Die plurale Ökonomik der Linken in voller Breite
Einerseits radikale Wachstumskritik von Niko Paech, andererseits fundamentalistische Kapitalismuskritik von Tomasz Konicz – dies seien zwei Extrempositionen linker Ideen, abgedruckt in der OXI-Monatszeitschrift vom Juni 2017, sagt Michael Wendl und sieht sich zu einer Kritik herausgefordert.
In OXI vom Juni 2017 wird ein interessanter Mix geboten. Einerseits die radikale Wachstumskritik von Niko Paech, andererseits die fundamentalistische Kapitalismuskritik von Tomasz Konicz, die im Rahmen der radikalen Kapitalismuskritik ein Alleinstellungsmerkmal aufweist: die »Wertkritik«. Es ist interessant, dass auf diese Weise sich ausschließende Extrempositionen linker Sozialphilosophien vorgestellt werden.
Zunächst die Gemeinsamkeiten: Eine Avantgarde verändert die Welt, einmal durch Vorbild, durch beispielhaftes Vorleben eines ökologisch korrekten Lebens. Ein anderes Mal durch Aufklärung über die Irrationalität des Kapitalismus. Hinzu kommt Alarmismus, die Zeichnung einer bevorstehenden Apokalypse.
Dann die Unterschiede: Einmal bestimmen die Lebensweisen der Konsumenten die Produktion und Verwendung von Gütern und Dienstleistungen, auf der anderen Seite sind die Menschen nur »Charaktermasken« und »Personifikationen« ökonomischer Verhältnisse, deren Gesetze sie folgen. Hier kommt dann eine spezielle, auf den Theoretiker Robert Kurz zurückgehende Sicht hinzu: Der »Wert« – gemeint ist die Zusammenfassung verschiedener privat verausgabter Arbeiten zu einer über den Markt hergestellten abstrakten Arbeit – bestimmt die Gesetze dieser ökonomischen Verhältnisse. Einen Einfluss der Konsumenten auf ihr Konsumverhalten gibt es in dieser Sicht nicht, weil dieser so konstruierte Kapitalismus nicht für die Bedürfnisse der Konsumenten produziert, sondern nur Mittel für die Verwertung des eingesetzten Kapitals ist.

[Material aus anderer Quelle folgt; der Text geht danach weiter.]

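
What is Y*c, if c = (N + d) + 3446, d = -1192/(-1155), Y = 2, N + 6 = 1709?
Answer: 11896574/1155 ≈ 10300.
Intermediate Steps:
N = 1703 (N = -6 + 1709 = 1703)
d = 1192/1155 (d = -1192*(-1/1155) = 1192/1155 ≈ 1.0320)
c = 5948287/1155 (c = (1703 + 1192/1155) + 3446 = 1968157/1155 + 3446 = 5948287/1155 ≈ 5150.0)
Y*c = 2*(5948287/1155) = 11896574/1155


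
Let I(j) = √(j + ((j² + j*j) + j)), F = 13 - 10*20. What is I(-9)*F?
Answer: -2244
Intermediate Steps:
F = -187 (F = 13 - 200 = -187)
I(j) = √(2*j + 2*j²) (I(j) = √(j + ((j² + j²) + j)) = √(j + (2*j² + j)) = √(j + (j + 2*j²)) = √(2*j + 2*j²))
I(-9)*F = (√2*√(-9*(1 - 9)))*(-187) = (√2*√(-9*(-8)))*(-187) = (√2*√72)*(-187) = (√2*(6*√2))*(-187) = 12*(-187) = -2244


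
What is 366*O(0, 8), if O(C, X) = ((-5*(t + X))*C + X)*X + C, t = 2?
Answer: 23424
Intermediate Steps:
O(C, X) = C + X*(X + C*(-10 - 5*X)) (O(C, X) = ((-5*(2 + X))*C + X)*X + C = ((-10 - 5*X)*C + X)*X + C = (C*(-10 - 5*X) + X)*X + C = (X + C*(-10 - 5*X))*X + C = X*(X + C*(-10 - 5*X)) + C = C + X*(X + C*(-10 - 5*X)))
366*O(0, 8) = 366*(0 + 8² - 10*0*8 - 5*0*8²) = 366*(0 + 64 + 0 - 5*0*64) = 366*(0 + 64 + 0 + 0) = 366*64 = 23424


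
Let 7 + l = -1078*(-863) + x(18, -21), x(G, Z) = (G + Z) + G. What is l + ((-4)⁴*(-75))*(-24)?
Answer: 1391122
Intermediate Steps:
x(G, Z) = Z + 2*G
l = 930322 (l = -7 + (-1078*(-863) + (-21 + 2*18)) = -7 + (930314 + (-21 + 36)) = -7 + (930314 + 15) = -7 + 930329 = 930322)
l + ((-4)⁴*(-75))*(-24) = 930322 + ((-4)⁴*(-75))*(-24) = 930322 + (256*(-75))*(-24) = 930322 - 19200*(-24) = 930322 + 460800 = 1391122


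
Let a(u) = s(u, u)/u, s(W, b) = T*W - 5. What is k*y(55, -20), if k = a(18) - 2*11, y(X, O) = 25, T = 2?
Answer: -9125/18 ≈ -506.94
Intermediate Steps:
s(W, b) = -5 + 2*W (s(W, b) = 2*W - 5 = -5 + 2*W)
a(u) = (-5 + 2*u)/u
k = -365/18 (k = (2 - 5/18) - 2*11 = (2 - 5*1/18) - 22 = (2 - 5/18) - 22 = 31/18 - 22 = -365/18 ≈ -20.278)
k*y(55, -20) = -365/18*25 = -9125/18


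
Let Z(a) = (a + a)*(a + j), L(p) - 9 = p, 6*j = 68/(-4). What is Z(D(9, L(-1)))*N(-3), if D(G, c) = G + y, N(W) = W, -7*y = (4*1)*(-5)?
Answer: -31457/49 ≈ -641.98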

Extrempositionen linker Sozialphilosophien
Paech und Konicz skizzieren hier zwei extreme Sichtweisen: Einmal die Annahme, dass die Menschen ihr Leben radikal ändern können, sobald sie ihren falschen Lebensstil erkannt haben und bereit sind, sich an einen radikal anderen Lebensstil zu orientieren, den eine kleine aufgeklärte Minderheit vorlebt. In der Sicht von Konicz handeln die Menschen dagegen als quasi bewusstlose Sklaven der Bewegung des sich selbst verwertenden Werts; der hier übrigens völlig anders als bei Marx zum Bewegungsgesetz wird, das die gesamte Gesellschaft übergreift, und eine Emanzipation nur durch Revolution möglich macht. Einschub: Für Marx war der Wert eine Größe, die die Gesetze des Warentauschs erklärt; sein Ziel war es, die gesellschaftliche Produktion anders zu regulieren.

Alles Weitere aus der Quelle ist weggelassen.